In what many expected could have been a celebratory gathering in the making, SAG-AFTRA shut down activity at all other Los Angeles studios and set tomorrow at Disney as Unity Picket. The union’s November 1 focus on Disney comes on the same day that the Mouse House and Comcast could officially begin the pricey process of purchasing one or the other for the rest of Hulu — a cost widely expected to exceed $10 billion Dollars to Disney if they make the first move.
In this context, studios are sweating when it comes to restarting unfinished film productions, some of which have already been geared up overseas to begin filming as soon as news of a new deal emerges.
The question is whether SAG-AFTRA will repeat what the WGA did and allow members to return to work during the contract ratification process. It’s no easy feat for a 160,000-member union given its size, but it’s a maneuver the studios and the WGA pulled on that 12,000-member union earlier this month.
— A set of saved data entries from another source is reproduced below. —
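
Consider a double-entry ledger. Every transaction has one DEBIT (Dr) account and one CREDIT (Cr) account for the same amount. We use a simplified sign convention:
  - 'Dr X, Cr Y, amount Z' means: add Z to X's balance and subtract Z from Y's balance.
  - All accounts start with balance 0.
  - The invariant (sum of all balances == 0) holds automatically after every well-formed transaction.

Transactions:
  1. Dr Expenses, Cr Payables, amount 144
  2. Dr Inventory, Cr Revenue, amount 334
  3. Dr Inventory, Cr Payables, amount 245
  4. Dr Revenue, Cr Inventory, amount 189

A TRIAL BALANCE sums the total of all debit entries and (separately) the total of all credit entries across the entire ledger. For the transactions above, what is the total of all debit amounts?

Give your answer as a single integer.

Answer: 912

Derivation:
Txn 1: debit+=144
Txn 2: debit+=334
Txn 3: debit+=245
Txn 4: debit+=189
Total debits = 912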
If the actors’ union lifts what’s called a restraining order where a potential tentative contract vote is taken, some of the films ready to finish filming include, but are not limited to, Deadpool 3, Beetlejuice, Gladiator 2, and Mission: Impossible 8.
Also, at the top of the studios’ list once the strike ends: ending ADR on films. Due to the number of voiceovers in Sony’s upcoming Spider-Man: Beyond the Spider-Verse sequel, the film’s release date will be determined. If completed, it could bring hundreds of millions into a hungry 2024 that has seen Mission: Impossible 8’s nearly $1.5 billion global box office take, and Snow White and Elios fall off schedule. The gaps begin as spring blockbusters like Quiet Place: Day One move into summer, and the inconsistent amount of product on offer, as in 2021 and 2022, will hurt what has been a post-Covid business recovery for debt-laden movie theaters. .
Terlach Hutchison, VP of Film at Studio Movie Grill, expressed the changing 2024 theatrical schedule as, “Without consistent viewing, we allow different habits to form and audiences will not return to movie theaters.” “It’s taken a long time to get people back into movie theaters, and if we don’t have a product, we’ll have to start over,” he added.
Perhaps the worst pain is being felt among workers who are forced to sell or mortgage their homes and wipe out IRAs to stay afloat, as 45,000 entertainment industry jobs have been lost due to twin strikes over the past six months. . The job losses, combined with lost production and the carnage of vendors, have taken a more than $6.5 billion hit to California’s economy, due to ongoing labor actions.